Au milieu de la menace, elle a déclaré que le DHS – et son Agence de cybersécurité et de sécurité des infrastructures, en particulier – s’efforcent de protéger l’infrastructure de sécurité électorale.

Le FBI et les shérifs représentant certains des plus grands comtés américains, quant à eux, ont discuté de la possibilité que la désinformation alimente la violence dans les bureaux de vote lors des élections de mi-mandat, a déclaré à CNN un représentant d’une association de shérifs.

Le briefing de la semaine dernière a expliqué comment les forces de l’ordre peuvent équilibrer le soutien aux besoins de sécurité des responsables électoraux sans risquer d’intimider les électeurs en étant « en force » près des bureaux de vote, a déclaré Megan Noland, directrice exécutive des Major County Sheriffs of America, qui représente les 113 plus grands bureaux de shérif du pays. La récente surveillance par des citoyens privés des urnes a également été discutée, a déclaré Noland.

Neal Kelley, un ancien responsable électoral qui a également présenté lors du briefing, a déclaré à CNN que le potentiel de confrontations aux urnes “est quelque chose que nous devons surveiller”. Le FBI a refusé de commenter le briefing.

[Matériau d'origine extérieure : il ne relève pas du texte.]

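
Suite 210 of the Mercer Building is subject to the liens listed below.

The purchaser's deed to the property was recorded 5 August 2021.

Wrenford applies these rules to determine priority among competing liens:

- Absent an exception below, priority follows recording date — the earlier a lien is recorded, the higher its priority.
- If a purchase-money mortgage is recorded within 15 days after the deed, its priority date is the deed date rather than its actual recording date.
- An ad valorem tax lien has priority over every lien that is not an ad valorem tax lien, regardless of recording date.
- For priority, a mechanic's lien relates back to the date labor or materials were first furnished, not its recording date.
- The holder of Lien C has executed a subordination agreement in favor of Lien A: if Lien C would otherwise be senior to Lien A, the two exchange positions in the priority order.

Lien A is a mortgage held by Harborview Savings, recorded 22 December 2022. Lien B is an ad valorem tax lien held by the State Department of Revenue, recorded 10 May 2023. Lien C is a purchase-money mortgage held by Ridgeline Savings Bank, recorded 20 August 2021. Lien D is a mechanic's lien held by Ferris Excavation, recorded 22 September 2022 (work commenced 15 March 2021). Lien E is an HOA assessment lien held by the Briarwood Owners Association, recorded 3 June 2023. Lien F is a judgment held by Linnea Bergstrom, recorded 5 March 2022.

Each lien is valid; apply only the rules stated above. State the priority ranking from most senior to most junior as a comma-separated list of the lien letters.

B, D, A, F, C, E

Effective dates after the stated exceptions: C was recorded within the 15-day window, so its effective date is the deed date 5 August 2021; D's effective date is 15 March 2021, when work began.
B is an ad valorem tax lien and takes priority over every other lien.
Among the remaining liens, by effective date: D (15 March 2021), C (5 August 2021), F (5 March 2022), A (22 December 2022), E (3 June 2023).
C would otherwise be senior to A, so under the subordination agreement C and A exchange positions.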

Le FBI, a déclaré Kelley, a donné un aperçu de l’environnement de menace auquel sont confrontés les responsables électoraux.

“L’idée était de donner [sheriffs] une idée sur la façon dont ils peuvent collaborer avec leurs responsables électoraux car il n’y a pas beaucoup de choses qui se passent à l’échelle nationale », a déclaré Kelley, l’ancien responsable des élections du comté d’Orange, en Californie, à propos de sa présentation. Les grands comtés ont une partie de cette collaboration entre les flics et les responsables électoraux, mais les plus petits ne le font souvent pas, a-t-il déclaré.

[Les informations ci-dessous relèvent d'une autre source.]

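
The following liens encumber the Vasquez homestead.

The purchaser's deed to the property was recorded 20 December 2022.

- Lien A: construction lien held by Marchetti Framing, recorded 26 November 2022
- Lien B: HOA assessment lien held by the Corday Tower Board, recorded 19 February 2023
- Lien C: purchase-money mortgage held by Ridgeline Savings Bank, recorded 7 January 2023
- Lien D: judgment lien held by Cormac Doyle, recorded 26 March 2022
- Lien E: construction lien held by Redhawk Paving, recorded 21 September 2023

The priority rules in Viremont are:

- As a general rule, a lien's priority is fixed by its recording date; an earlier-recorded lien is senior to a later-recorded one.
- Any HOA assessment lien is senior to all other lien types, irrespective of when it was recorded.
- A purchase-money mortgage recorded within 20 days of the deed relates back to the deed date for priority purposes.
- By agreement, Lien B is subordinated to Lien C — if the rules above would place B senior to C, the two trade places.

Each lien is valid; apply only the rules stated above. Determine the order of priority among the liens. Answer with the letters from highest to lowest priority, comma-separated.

C, D, A, B, E

Effective dates after the stated exceptions: C's effective date is the deed date, 20 December 2022.
As an HOA assessment lien, B is senior to every other lien.
The other liens, earliest effective date first: D (26 March 2022), A (26 November 2022), C (20 December 2022), E (21 September 2023).
The subordination applies — B was senior to C — so B and C swap.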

Une idée discutée lors du briefing était de donner aux patrouilleurs une liste des codes pénaux électoraux qu’ils pourraient garder dans leurs poches lorsqu’ils répondraient à tout incident le jour du scrutin, a déclaré Kelley à CNN.

“Si vous appelez le 9-1-1 le jour du scrutin en tant que fonctionnaire électoral, il est trop tard”, a-t-il déclaré.

Cette histoire a été mise à jour avec des informations supplémentaires lundi.